The defendant, appellee, contends for a construction to be placed on the statute to the effect that the personal representative of the deceased can maintain an action only for the benefit of the surviving husband or wife and children of the deceased, and also for the benefit of the estate of the deceased; that whenever, as in this case, the liability of the statute accrues, to the parents of the deceased, such parties are the real parties in interest, and the personal representative of the deceased is given no authority to represent such parents and maintain the action to recover such liability. The trial court so construed the statute, and we think that construction is the correct meaning to be given the language used. The legislature had the power to authorize the personal representative of the deceased to act as the trustee for the surviving parents of deceased, and, in that event, to commence and prosecute an action to recover for the loss of their son; but the legislature has not done so, but has treated the parents as capable of enforcing the'right given by statute, if any. If they recover, they recover that which the law permits, and thereafter account to no one. If the administrator should sue and recover for the benefit of the parents, he recovers only that which the parents are entitled, in their own right, to recover, and no more. The administrator cannot recover for his expenditure in such case from the defendant. Nor could he claim anything from the beneficiaries on any theory other *488than an implied contract to paj1" for the reasonable value of his services. It is clear in reason and plain language that the administrator of the estate of Allen Bryan, deceased, is not a proper party to sue for and recover the rights given Allen Bryan’s parents arising from said employers’ liability law.
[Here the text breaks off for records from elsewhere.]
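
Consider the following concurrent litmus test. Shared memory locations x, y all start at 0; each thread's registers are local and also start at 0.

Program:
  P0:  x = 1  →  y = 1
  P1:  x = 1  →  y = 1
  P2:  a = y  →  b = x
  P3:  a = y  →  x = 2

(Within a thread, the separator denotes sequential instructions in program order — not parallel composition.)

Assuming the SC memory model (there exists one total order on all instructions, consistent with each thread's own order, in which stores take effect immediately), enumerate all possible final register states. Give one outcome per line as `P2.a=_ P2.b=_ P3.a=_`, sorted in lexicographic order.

outcome vector order: (P2.a,P2.b,P3.a)
|SC outcomes| = 10

P2.a=0 P2.b=0 P3.a=0
P2.a=0 P2.b=0 P3.a=1
P2.a=0 P2.b=1 P3.a=0
P2.a=0 P2.b=1 P3.a=1
P2.a=0 P2.b=2 P3.a=0
P2.a=0 P2.b=2 P3.a=1
P2.a=1 P2.b=1 P3.a=0
P2.a=1 P2.b=1 P3.a=1
P2.a=1 P2.b=2 P3.a=0
P2.a=1 P2.b=2 P3.a=1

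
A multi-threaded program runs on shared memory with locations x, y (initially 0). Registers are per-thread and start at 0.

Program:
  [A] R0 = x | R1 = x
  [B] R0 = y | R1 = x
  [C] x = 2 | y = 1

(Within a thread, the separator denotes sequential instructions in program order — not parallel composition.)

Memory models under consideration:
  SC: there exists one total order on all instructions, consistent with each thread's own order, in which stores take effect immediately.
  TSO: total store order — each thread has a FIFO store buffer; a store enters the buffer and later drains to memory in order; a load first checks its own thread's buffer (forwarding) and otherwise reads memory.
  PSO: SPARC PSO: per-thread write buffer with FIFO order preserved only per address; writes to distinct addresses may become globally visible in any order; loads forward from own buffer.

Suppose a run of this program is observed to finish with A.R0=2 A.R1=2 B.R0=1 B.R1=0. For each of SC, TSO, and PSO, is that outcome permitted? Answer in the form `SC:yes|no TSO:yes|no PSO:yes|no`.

outcome vector order: (A.R0,A.R1,B.R0,B.R1)
SC (9): (0,0,0,0) (0,0,0,2) (0,0,1,2) (0,2,0,0) (0,2,0,2) (0,2,1,2) (2,2,0,0) (2,2,0,2) (2,2,1,2)
TSO (9): (0,0,0,0) (0,0,0,2) (0,0,1,2) (0,2,0,0) (0,2,0,2) (0,2,1,2) (2,2,0,0) (2,2,0,2) (2,2,1,2)
PSO (12): (0,0,0,0) (0,0,0,2) (0,0,1,0) (0,0,1,2) (0,2,0,0) (0,2,0,2) (0,2,1,0) (0,2,1,2) (2,2,0,0) (2,2,0,2) (2,2,1,0) (2,2,1,2)
target (2,2,1,0) ∈ {PSO}

SC:no TSO:no PSO:yes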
Appellant’s first assignment of error, on the ground that the court erred in rendering judgment for appellee because the action was properly brought in the name of Riley Bryan, administrator of the estate of said deceased, must be denied.

The second assignment of error, the order refusing an amendment to the complaint-“substituting E. R. Bryan and Julia Bryan, the parents of said deceased, as plaintiffs in the place of Riley Bryan, administrator of the estate of deceased, ’ ’ must be denied also. The said substitution of parties is a clear departure in the proceedings, and will not ordinarily he permitted. Clearly, the action was commenced by one party, and, if another is substituted, the action would therefore be-. come an action prosecuted by the real parties in interest, while the action, as commenced, was one prosecuted by a trustee of an express trust — by a trustee for the use and benefit of others. The parties substituted would not continue to prosecute the action in a representative capacity as the action was commenced, but they would prosecute the action from the time they became parties in their own right, as an original action. The substitution of parties would clearly change the action in material matters, and in effect would amount to the commencement of a new and materially different action. The trial court correctly denied the motion to substitute the parties.

There being no error in the record, the judgment will stand affirmed.

ROSS and PATTEE, JJ., concur.

Note. — Judge BAKER having announced his disqualification to participate in the decision in this case, SAMUEL L. PATTEE, Judge of the Superior Court of Pima County, Arizona, was requested to and did sit with the other judges in the disposition of this cause.